For instance, if a student is without a computer, the teacher will dictate problems and solutions that are being posted on the whiteboard so the student can keep up with the class.

Teachers said another challenge is that students drop in and out of the program at various points or have been out of school for an extended time before being enrolled at the center, which means classes invariably have students who are at different ability levels.

"Our student population is always changing, which makes this very challenging," said Novak.

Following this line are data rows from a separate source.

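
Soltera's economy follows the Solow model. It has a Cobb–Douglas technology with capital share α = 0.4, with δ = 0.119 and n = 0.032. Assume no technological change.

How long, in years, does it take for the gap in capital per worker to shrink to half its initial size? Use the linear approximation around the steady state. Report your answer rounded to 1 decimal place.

about 7.7 years

Near the steady state the convergence rate is λ = (1 − α)(n + δ).
λ = (1 − 0.4) × 0.151 = 0.6 × 0.151 = 0.0906
Half-life = ln 2 / λ = 0.6931 / 0.0906 ≈ 7.65 years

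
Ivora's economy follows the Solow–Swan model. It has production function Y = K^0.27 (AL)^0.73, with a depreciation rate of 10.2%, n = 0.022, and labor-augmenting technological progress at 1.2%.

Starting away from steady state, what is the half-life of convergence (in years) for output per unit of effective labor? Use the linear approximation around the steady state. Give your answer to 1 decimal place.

half-life ≈ 7.0 years

Near the steady state the convergence rate is λ = (1 − α)(n + g + δ).
λ = (1 − 0.27) × 0.136 = 0.73 × 0.136 = 0.09928
Half-life = ln 2 / λ = 0.6931 / 0.09928 ≈ 6.98 years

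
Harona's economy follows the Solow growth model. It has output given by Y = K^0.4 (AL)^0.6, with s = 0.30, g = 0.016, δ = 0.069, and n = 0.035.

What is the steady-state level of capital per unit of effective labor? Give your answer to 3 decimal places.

At the steady state, Δk = 0, so s·k^α = (n + g + δ)·k.
Dividing both sides by k: k^(1−α) = s / (n + g + δ).
k^0.6 = 0.30 / (0.035 + 0.016 + 0.069) = 0.30 / 0.120 = 2.5000
k* = 2.5000^(1/0.6) ≈ 4.6050

k* = 4.605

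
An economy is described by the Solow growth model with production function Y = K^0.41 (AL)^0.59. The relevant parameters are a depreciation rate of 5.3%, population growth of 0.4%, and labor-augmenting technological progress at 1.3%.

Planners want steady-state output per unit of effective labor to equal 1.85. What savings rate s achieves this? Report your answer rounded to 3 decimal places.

s ≈ 0.170

In steady state, investment equals break-even investment: s·k^α = (n + g + δ)·k.
Since y* = [s/(n + g + δ)]^(α/(1−α)), we have s/(n + g + δ) = (y*)^((1−α)/α) = 1.85^1.439 = 2.4236.
Therefore s = 2.4236 × (n + g + δ) = 2.4236 × 0.070 = 0.1697.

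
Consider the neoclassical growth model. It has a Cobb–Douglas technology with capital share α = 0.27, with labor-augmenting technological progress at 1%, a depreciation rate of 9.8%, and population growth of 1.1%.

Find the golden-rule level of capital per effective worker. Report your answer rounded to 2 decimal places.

k_gold ≈ 3.07

The golden rule sets f'(k) = n + g + δ, i.e. α·k^(α−1) = n + g + δ.
So k^(1−α) = α / (n + g + δ) = 0.27 / 0.119 = 2.2689.
k_gold = 2.2689^(1/0.73) ≈ 3.0720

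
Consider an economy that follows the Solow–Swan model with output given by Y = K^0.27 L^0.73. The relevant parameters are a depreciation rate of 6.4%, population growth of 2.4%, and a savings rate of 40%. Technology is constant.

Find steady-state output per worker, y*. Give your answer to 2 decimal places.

Steady state requires s·f(k) = (n + δ)·k, i.e. s·k^α = (n + δ)·k.
Rearranging, k^(1−α) = s / (n + δ).
k^0.73 = 0.40 / (0.024 + 0.064) = 0.40 / 0.088 = 4.5455
k* = 4.5455^(1/0.73) ≈ 7.9579
y* = (k*)^α = 7.9579^0.27 ≈ 1.7507

y* ≈ 1.75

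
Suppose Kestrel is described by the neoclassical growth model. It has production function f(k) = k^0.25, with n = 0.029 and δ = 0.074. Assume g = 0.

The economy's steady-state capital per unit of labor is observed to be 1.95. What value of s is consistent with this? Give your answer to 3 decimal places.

s ≈ 0.170

Steady state requires s·f(k) = (n + δ)·k, i.e. s·k^α = (n + δ)·k.
So s / (n + δ) = (k*)^(1−α) = 1.95^0.75 = 1.6502.
Therefore s = 1.6502 × (n + δ) = 1.6502 × 0.103 = 0.1700.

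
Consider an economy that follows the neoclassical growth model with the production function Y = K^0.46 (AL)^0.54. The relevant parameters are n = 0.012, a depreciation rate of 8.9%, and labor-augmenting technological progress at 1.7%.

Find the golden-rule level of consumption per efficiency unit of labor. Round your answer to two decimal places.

c_gold ≈ 1.72

At the golden rule, f'(k) = n + g + δ, so α·k^(α−1) = n + g + δ and k_gold = (α/(n + g + δ))^(1/(1−α)).
k_gold = (0.46/0.118)^(1/0.54) = 3.8983^1.8519 ≈ 12.4234
c_gold = f(k_gold) − (n + g + δ)·k_gold = 3.1868 − 0.118×12.4234 ≈ 1.7208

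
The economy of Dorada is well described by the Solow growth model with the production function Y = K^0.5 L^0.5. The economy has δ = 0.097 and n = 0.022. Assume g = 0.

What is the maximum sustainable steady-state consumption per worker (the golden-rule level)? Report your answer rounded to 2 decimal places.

At the golden rule, f'(k) = n + δ, so α·k^(α−1) = n + δ and k_gold = (α/(n + δ))^(1/(1−α)).
k_gold = (0.5/0.119)^(1/0.5) = 4.2017^2 ≈ 17.6543
c_gold = f(k_gold) − (n + δ)·k_gold = 4.2017 − 0.119×17.6543 ≈ 2.1008

c_gold ≈ 2.10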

To deal with that problem, teachers look for opportunities to group students with like knowledge of a given subject for class activities.

Student Josh Williams, a ninth-grader at Western School of Technology in Catonsville, said that when he began taking courses at the center in late November, he was ahead of the geometry class that Allen teaches, but he has benefited from reviewing some of the principles.

"With the Web-conferencing, I can draw on the whiteboard, and she can show me what I'm doing wrong," Williams said last week as he sat in front of a laptop while Allen tutored him in geometry in the dining room of his family's Randallstown home.

Williams, who has been in a wheelchair since he was 4 and recently underwent surgery for scoliosis, isn't sure when his doctor will allow him to return to his regular school. In the meantime, he is taking five courses through the center, including government, English, biology and technology.

When his computer wasn't working one day this week, he was limited to teleconferencing, which he said makes it more difficult to grasp new concepts because he can't see what the teacher is doing.

Biology teacher Lawrence Austen said he has seen once-struggling students excel with the aid of Web-conferencing.

"They tell me they're understanding the work better than ever before," he said.